Aaron Genest’s Grade 10 son sat in three different classrooms at a Saskatoon high school over three days with a student who later tested positive for COVID-19.
“Conversations between kids being what it was, it was discovered that it was somebody that had sat beside him and was unvaccinated,” said Genest, who added that the student hadn’t been wearing a mask because it was only required in elementary classes at the city’s public schools at that time. That has since been changed to include all grades.
Genest said he received a letter notifying him of the positive case, but there was no mandate for his son to self-isolate.
“The same letter was sent to all parents in all classrooms that essentially said send your kid back to school and monitor for symptoms.”
Saskatchewan does not require pupils who are close contacts of other students with COVID-19 to self-isolate unless the exposure happened at a party or other social gathering with peers outside school.
“But if they’re exposed at school, they can continue to come to school and they just can’t participate in extracurricular activities, and they have to wear a mask except when they’re eating,” said Patrick Maze, president of the Saskatchewan Teachers’ Federation.
What makes it more complicated is that students are doing their own contact tracing, because of a lack of resources and emergency funding, Maze said. In most cases, schools aren’t told who has COVID-19, so staff are unable to enforce any restrictions.

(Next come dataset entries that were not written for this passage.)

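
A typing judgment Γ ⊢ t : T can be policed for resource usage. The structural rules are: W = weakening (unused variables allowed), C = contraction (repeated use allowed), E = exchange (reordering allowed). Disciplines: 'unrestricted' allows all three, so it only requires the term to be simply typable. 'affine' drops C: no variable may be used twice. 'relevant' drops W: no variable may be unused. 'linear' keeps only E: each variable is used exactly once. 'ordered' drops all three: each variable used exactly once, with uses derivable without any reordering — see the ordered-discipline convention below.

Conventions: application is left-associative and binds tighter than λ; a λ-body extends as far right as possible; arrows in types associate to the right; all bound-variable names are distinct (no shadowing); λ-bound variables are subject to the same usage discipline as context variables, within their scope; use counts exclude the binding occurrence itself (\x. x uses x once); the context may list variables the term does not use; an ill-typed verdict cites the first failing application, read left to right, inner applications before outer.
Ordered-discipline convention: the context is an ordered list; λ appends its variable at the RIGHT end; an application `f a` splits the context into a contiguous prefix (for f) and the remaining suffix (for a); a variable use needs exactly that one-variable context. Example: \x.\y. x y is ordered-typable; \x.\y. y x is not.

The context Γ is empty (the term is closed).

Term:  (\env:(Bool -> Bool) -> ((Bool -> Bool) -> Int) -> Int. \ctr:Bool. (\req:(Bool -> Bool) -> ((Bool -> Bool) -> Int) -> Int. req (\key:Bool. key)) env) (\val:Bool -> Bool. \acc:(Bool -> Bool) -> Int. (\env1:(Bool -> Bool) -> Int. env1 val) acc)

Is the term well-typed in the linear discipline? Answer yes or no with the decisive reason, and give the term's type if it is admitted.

no — ctr never used (weakening)
counts: env (bound): 1; ctr (bound): 0; req (bound): 1; key (bound): 1; val (bound): 1; acc (bound): 1; env1 (bound): 1
use order (left to right): req, key, env, env1, val, acc
typing: well-typed — term : Bool -> ((Bool -> Bool) -> Int) -> Int
summary: ordered ✗ · linear ✗ · affine ✓ · relevant ✗ · unrestricted ✓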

Saskatoon Public Schools — the largest division in Saskatchewan — said the Saskatchewan Health Authority does not share the identity of a diagnosed student, so there’s no way to know who is positive, let alone a close contact.
“It’s confusing, illogical and very difficult to put into practice,” said Maze, who wants mandatory masking in all schools and proof of COVID-19 vaccination for staff and eligible students.

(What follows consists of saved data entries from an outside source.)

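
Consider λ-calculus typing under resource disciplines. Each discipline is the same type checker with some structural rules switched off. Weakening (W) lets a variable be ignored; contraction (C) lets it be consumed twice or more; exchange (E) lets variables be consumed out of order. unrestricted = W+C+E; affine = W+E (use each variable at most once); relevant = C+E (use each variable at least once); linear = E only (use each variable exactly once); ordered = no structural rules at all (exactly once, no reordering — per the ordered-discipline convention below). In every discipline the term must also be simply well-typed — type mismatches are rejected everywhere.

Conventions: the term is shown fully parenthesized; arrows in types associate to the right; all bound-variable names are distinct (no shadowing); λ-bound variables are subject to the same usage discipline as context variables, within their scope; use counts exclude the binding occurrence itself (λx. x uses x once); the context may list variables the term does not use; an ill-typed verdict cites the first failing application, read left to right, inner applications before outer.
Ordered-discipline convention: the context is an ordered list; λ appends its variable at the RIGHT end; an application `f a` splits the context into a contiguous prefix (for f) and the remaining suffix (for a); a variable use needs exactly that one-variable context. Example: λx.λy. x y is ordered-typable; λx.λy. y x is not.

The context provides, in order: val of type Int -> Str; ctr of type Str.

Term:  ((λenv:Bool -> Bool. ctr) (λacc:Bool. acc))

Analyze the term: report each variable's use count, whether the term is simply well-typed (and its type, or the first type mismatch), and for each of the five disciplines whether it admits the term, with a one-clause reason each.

usage: val ×0; ctr ×1; env [bound] ×0; acc [bound] ×1
left-to-right use order: ctr, acc
typing: well-typed — term : Str
ordered: ✗, val, env never used (weakening)
linear: ✗, val, env never used (weakening)
affine: ✓, val, ctr, env, acc: no repeats, contraction unneeded
relevant: ✗, val, env never used (weakening)
unrestricted: ✓, typability at Str is all that's needed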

The Ministry of Health did not respond to requests for comment, but a public health order says close contact pupils are exempt from self-isolation requirements to “reduce the societal burden associated with parental or guardian absence from work and to ensure children can continue in-person learning.”
Genest’s son tested negative for COVID-19, but the self-isolation exemption in schools still caused the father worry.

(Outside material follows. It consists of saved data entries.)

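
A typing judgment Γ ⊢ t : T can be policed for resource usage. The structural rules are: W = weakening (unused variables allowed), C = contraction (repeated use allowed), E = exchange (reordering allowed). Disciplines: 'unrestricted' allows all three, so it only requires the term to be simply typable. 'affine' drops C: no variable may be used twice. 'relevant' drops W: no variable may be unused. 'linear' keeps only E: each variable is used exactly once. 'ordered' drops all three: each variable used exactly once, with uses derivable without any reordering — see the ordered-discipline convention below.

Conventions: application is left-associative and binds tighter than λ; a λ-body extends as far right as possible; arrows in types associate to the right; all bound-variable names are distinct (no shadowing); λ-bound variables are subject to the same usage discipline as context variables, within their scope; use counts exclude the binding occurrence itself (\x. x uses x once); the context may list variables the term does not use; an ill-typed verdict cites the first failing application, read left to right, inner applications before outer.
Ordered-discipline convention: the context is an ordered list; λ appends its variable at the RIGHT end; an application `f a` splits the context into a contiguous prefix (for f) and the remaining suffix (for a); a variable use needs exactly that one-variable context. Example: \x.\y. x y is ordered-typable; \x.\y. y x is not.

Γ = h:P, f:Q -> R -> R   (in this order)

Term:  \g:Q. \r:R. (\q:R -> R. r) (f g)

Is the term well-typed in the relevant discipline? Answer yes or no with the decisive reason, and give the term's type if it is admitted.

no — h, q left unused
counts: h: 0, f: 1, g (bound): 1, r (bound): 1, q (bound): 0
left-to-right use order: r, f, g
typing: well-typed at Q -> R -> R
per-discipline verdicts: ordered ✗, linear ✗, affine ✓, relevant ✗, unrestricted ✓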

“I have a six-year-old at home who is not vaccinated, and there was a possibility my son could have carried it home to my younger son, and then the consequences could have been different,” Genest said. “So that was upsetting.”
He believes school divisions should be trusted to know who has COVID-19 so they can be more proactive in their risk management.
“It’s perfectly reasonable the health status of individual children is shared with the school,” Genest said. “We do that if they have lice.”
Saskatchewan faces its largest wave since the pandemic began and has some of the highest weekly case rates in the country.
On Wednesday, the province reported 475 new cases, 22 per cent of them in children under the age of 12, who are not eligible for a vaccine. Two children were reported in hospital with the virus.
Government data shows there were more than 140 cases in schools within the first two weeks of classes resuming, as well as 14 active outbreaks in daycares across the province.
“We’re seeing more cases this year in schools and daycares than we did last school year,” said Margi Corbett, an advocate with Safe Schools Saskatchewan, a Facebook group of nearly 12,000 parents and teachers who track COVID-19 cases in schools.
Corbett said the group has been urging there be mandatory vaccinations and a provincewide mask mandate in all schools, but she said letters to Premier Scott Moe and the ministers of health and education are going unanswered.
“I’m terribly worried,” said Corbett who has two grandchildren. “I don’t know how else to describe it.”